The video didn't match the in-person testimony
The head of the Android team also testified that he had never been notified of any specific patent infringement until a legal meeting in July of 2010. When confronted with a 2007 email in which he had written that Google "negotiated 9 months with Sun and decided to walk away after they threatened to sue us over patent violations," Rubin said that the referenced action was in connection with Google's server and data center operations, and not related to Android at all. However, when asked about the email during his deposition last year, Rubin made no mention of Google's non-Android operations, instead stating that Sun had threatened the lawsuit "to bring the partnership back together." According to Rubin, the collaboration between the companies could not be reached because Google was unwilling to pay the $100 million per year — plus search revenue sharing — that was being asked for.
Refuting Schwartz's testimony may have hurt Oracle
Former Sun CEO Jonathan Schwartz caused a stir earlier in the trial when he testified that it had been Sun's policy to "build value around" Android rather than litigate. Though we've moved past the copyright phase, Oracle called former Sun and Oracle SVP Brian Sutphin to dispute the testimony. Schwartz's claims aren't technically relevant to this trial stage, being better suited for the subsequent damages portion of the trial. Oracle cited a scheduling issue in bringing Sutphin forward, but as pointed out by Judge Alsup, it seemed likely that the company was concerned Schwartz's testimony might play into the jury's decision for patent infringement. Sutphin confirm that there was no such official policy from Sun at the time, nor did the company feel it lacked grounds to pursue legal action against Google. His appearance allowed Google counsel Robert Van Nest the opportunity to introduce Sun's 10-K filing from 2008, however, which noted that the company includes CEO blog posts as part of the investor relations section of its website, so it's questionable whether the move helped or hurt Oracle overall.

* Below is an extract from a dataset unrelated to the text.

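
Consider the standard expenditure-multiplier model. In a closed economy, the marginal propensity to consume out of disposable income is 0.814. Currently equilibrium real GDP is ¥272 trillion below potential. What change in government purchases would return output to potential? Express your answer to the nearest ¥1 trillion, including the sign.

Spending multiplier = 1/(1 − MPC) = 1/(1 − 0.814) = 1/0.186 ≈ 5.376.
Need ΔY = +¥272 trillion, so ΔG = ΔY/k = (+¥272 trillion) × 0.186 ≈ +¥51 trillion.
The government should increase government purchases by ¥51 trillion.

+¥51 trillion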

Oracle rounded out its day with technical testimony, delving into the details of the two patents in play — and Android's allegedly-infringing technology — by calling Google's Andy McFadden and bringing back Dr. John Mitchell. Both experts offered explanations of the dexopt program that's accused of infringing the claims in the '104 patent, while Mitchell provided a brief look at Android's DX compiler, which Oracle points to for infringement of the '520 patent claims. As we expected from the opening statements, Google is employing nuanced — one could say almost semantic — arguments, seemingly hinging things on the precise definition of things like symbolic matching. However, given the specificity of the patent language involved, it could be enough to let Mountain View off the hook. We'll know more tomorrow when the patent phase continues.